Portugal é um país que vive de histórias. Contamos histórias nas mesas de café, nas ruas de paralelepípedos e nas salas de estar de casas antigas. Nos últimos anos, porém, uma nova história começou a ser contada nos centros das nossas cidades: a explosão do alojamento local. De repente, Lisboa, Porto e até cidades mais pequenas como Braga ou Faro tornaram-se destinos de sonho para milhões de turistas, e os apartamentos que antes eram moradas de famílias portuguesas passaram a acolher visitantes de todo o mundo.
Mas, como em qualquer boa história, esta também tem os seus conflitos. O crescimento do alojamento local trouxe benefícios inegáveis: revitalização de zonas históricas, aumento do rendimento para proprietários e uma nova energia nas cidades. Contudo, também vieram os desafios: subida dos preços das casas, pressão sobre os moradores e uma sensação, cada vez mais evidente, de que as nossas cidades estavam a ser “emprestadas” em vez de vividas.
A atividade de alojamento local, impulsionada pela economia colaborativa e pela digitalização, tem crescido de forma exponencial nos últimos anos.

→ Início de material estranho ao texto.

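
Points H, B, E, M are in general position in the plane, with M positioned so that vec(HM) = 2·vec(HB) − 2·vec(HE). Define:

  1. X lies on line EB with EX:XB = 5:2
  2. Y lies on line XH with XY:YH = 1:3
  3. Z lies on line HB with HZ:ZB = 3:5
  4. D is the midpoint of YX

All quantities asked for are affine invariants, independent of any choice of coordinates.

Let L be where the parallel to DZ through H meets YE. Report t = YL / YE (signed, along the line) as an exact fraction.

t = 9/37

Assign H = (0, 0), B = (1, 0), E = (0, 1), M = (2, -2) — the answer is frame-independent, so this choice is without loss of generality.
1. X lies on line EB with EX:XB = 5:2 ⇒ X = (5/7, 2/7)
2. Y lies on line XH with XY:YH = 1:3 ⇒ Y = (15/28, 3/14)
3. Z lies on line HB with HZ:ZB = 3:5 ⇒ Z = (3/8, 0)
4. D is the midpoint of YX ⇒ D = (5/8, 1/4)
through H parallel to DZ: direction (-1/4, -1/4); meets YE at L = (15/37, 15/37)
L = Y + t·(E−Y) with t = 9/37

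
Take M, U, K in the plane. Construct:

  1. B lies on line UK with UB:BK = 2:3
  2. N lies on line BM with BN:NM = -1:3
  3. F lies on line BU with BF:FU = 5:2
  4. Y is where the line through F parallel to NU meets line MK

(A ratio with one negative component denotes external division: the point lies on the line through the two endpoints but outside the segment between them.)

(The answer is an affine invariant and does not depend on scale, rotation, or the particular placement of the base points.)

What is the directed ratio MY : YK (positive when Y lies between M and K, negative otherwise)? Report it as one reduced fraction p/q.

MY:YK = -38/31

Assign M = (0, 0), U = (1, 0), K = (0, 1) — the answer is frame-independent, so this choice is without loss of generality.
1. B lies on line UK with UB:BK = 2:3 ⇒ B = (3/5, 2/5)
2. N lies on line BM with BN:NM = -1:3 ⇒ N = (9/10, 3/5)
3. F lies on line BU with BF:FU = 5:2 ⇒ F = (31/35, 4/35)
4. Y is where the line through F parallel to NU meets line MK ⇒ Y = (0, 38/7)
Y = M + t·(K−M) with t = 38/7, so MY:YK = t:(1−t) = 38/7:-31/7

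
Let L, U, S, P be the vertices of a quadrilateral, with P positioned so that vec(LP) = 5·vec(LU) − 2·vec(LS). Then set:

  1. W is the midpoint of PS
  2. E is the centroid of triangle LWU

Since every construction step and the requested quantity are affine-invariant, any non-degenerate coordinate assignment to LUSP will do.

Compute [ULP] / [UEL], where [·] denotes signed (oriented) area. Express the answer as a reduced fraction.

[ULP]:[UEL] = -12

Set L = (0, 0), U = (1, 0), S = (0, 1), P = (5, -2); any affine frame gives the same invariant.
1. W is the midpoint of PS ⇒ W = (5/2, -1/2)
2. E is the centroid of triangle LWU ⇒ E = (7/6, -1/6)
2·[ULP] = 2, 2·[UEL] = -1/6
[ULP]:[UEL] = 2:-1/6 = -12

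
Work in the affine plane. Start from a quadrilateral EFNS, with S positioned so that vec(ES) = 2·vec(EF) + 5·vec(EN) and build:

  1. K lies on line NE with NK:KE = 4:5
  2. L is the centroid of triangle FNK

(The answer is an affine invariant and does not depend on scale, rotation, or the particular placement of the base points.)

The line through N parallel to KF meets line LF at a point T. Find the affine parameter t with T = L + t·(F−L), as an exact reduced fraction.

t = -2

Set E = (0, 0), F = (1, 0), N = (0, 1), S = (2, 5); any affine frame gives the same invariant.
1. K lies on line NE with NK:KE = 4:5 ⇒ K = (0, 5/9)
2. L is the centroid of triangle FNK ⇒ L = (1/3, 14/27)
through N parallel to KF: direction (1, -5/9); meets LF at T = (-1, 14/9)
T = L + t·(F−L) with t = -2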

No entanto, este crescimento desenfreado tem gerado alguns problemas, como a escassez de habitação, a subida dos preços dos arrendamentos e a alteração do tecido social de algumas zonas.
Para fazer face a estes desafios, o legislador português tem vindo a introduzir um conjunto de medidas que visam regular esta atividade e garantir a sua sustentabilidade.

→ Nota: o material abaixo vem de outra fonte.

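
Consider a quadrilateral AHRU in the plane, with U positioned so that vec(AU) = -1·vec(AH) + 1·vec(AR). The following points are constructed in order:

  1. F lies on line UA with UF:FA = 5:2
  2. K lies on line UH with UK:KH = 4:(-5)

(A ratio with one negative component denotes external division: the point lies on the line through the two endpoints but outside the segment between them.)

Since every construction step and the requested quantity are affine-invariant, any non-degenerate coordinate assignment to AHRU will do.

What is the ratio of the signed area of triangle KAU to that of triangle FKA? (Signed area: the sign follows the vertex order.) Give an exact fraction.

Work in coordinates with A = (0, 0), H = (1, 0), R = (0, 1), U = (-1, 1).
1. F lies on line UA with UF:FA = 5:2 ⇒ F = (-2/7, 2/7)
2. K lies on line UH with UK:KH = 4:(-5) ⇒ K = (-9, 5)
2·[KAU] = 4, 2·[FKA] = 8/7
[KAU]:[FKA] = 4:8/7 = 7/2

[KAU]:[FKA] = 7/2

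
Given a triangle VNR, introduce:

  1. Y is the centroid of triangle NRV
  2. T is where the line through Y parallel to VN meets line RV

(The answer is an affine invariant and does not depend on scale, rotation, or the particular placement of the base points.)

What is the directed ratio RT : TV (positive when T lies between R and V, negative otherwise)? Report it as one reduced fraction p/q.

RT:TV = 2

Choose coordinates V = (0, 0), N = (1, 0), R = (0, 1).
1. Y is the centroid of triangle NRV ⇒ Y = (1/3, 1/3)
2. T is where the line through Y parallel to VN meets line RV ⇒ T = (0, 1/3)
T = R + t·(V−R) with t = 2/3, so RT:TV = t:(1−t) = 2/3:1/3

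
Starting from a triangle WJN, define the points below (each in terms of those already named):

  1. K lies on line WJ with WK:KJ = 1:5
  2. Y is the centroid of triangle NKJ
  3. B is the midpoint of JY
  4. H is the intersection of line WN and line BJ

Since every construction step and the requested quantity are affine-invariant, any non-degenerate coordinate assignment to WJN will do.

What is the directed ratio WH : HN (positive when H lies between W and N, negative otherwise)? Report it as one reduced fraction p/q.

Assign W = (0, 0), J = (1, 0), N = (0, 1) — the answer is frame-independent, so this choice is without loss of generality.
1. K lies on line WJ with WK:KJ = 1:5 ⇒ K = (1/6, 0)
2. Y is the centroid of triangle NKJ ⇒ Y = (7/18, 1/3)
3. B is the midpoint of JY ⇒ B = (25/36, 1/6)
4. H is the intersection of line WN and line BJ ⇒ H = (0, 6/11)
H = W + t·(N−W) with t = 6/11, so WH:HN = t:(1−t) = 6/11:5/11

WH:HN = 6/5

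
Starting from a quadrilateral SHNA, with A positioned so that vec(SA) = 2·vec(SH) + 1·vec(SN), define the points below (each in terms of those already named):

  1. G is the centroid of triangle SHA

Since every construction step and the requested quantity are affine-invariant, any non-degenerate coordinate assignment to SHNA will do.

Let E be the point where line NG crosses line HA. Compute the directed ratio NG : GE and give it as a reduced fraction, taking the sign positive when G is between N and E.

Work in coordinates with S = (0, 0), H = (1, 0), N = (0, 1), A = (2, 1).
1. G is the centroid of triangle SHA ⇒ G = (1, 1/3)
line NG meets HA at E = (6/5, 1/5)
G = N + t·(E−N) with t = 5/6, so NG:GE = 5/6:1/6

NG:GE = 5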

O Decreto-Lei n.º 76/2024, de 23 de outubro de 2024, veio introduzir alterações significativas ao regime jurídico da exploração de estabelecimentos de alojamento local, aprovado pelo Decreto-Lei n.º 128/2014, de 29 de agosto. Estas alterações refletem a necessidade de adaptar a legislação a uma realidade em constante mutação, marcada por um crescimento exponencial do turismo e pelos seus impactos socioeconómicos.
As principais alterações:
- Reforço dos Poderes Municipais: O diploma atribui aos municípios um papel ainda mais central na regulação do alojamento local, permitindo-lhes definir, de forma mais precisa, as áreas onde esta atividade pode ser desenvolvida e estabelecer limites quantitativos ao número de alojamentos locais.
- Criação de Áreas de Contenção e de Crescimento Sustentável: Os municípios podem agora delimitar áreas de contenção, onde o alojamento local é limitado ou proibido, e áreas de crescimento sustentável, onde esta atividade é incentivada, mas sujeita a regras mais restritivas.
- Requisitos de Habitabilidade: O diploma reforça os requisitos de habitabilidade dos alojamentos locais, visando garantir condições dignas de alojamento e evitar a degradação do parque habitacional.
- Contribuições Municipais: A possibilidade de instituir contribuições municipais sobre a atividade de alojamento local é alargada, permitindo aos municípios obter receitas para financiar medidas de mitigação dos impactos do turismo.
- Alterações ao Regime de Propriedade Horizontal: O diploma introduz novas regras para a autorização da exploração de alojamentos locais em edifícios em regime de propriedade horizontal, visando proteger os direitos dos condóminos.
Implicações para os atores envolvidos:
- Proprietários: Os proprietários que pretendam explorar o seu imóvel para alojamento local deverão verificar as regras específicas do município onde se localiza o imóvel e cumprir os requisitos legais, sob pena de incorrer em sanções.
- Investidores: Os investidores no setor do alojamento local deverão ter em conta as novas restrições e adaptar os seus projetos às exigências legais.
- Municípios: Os municípios terão de definir e implementar políticas municipais para o alojamento local, conciliando os interesses económicos com a preservação do património cultural e ambiental.
- Plataformas de Alojamento: As plataformas de alojamento online deverão adaptar os seus sistemas para garantir o cumprimento das novas regras e colaborar com as autoridades competentes.
As novas regras do alojamento local representam um desafio, mas também uma oportunidade para os proprietários que desejam explorar este mercado de forma legal e segura. Ao cumprir as novas exigências, os proprietários contribuirão para a sustentabilidade do setor e para a melhoria da qualidade de vida nas comunidades locais.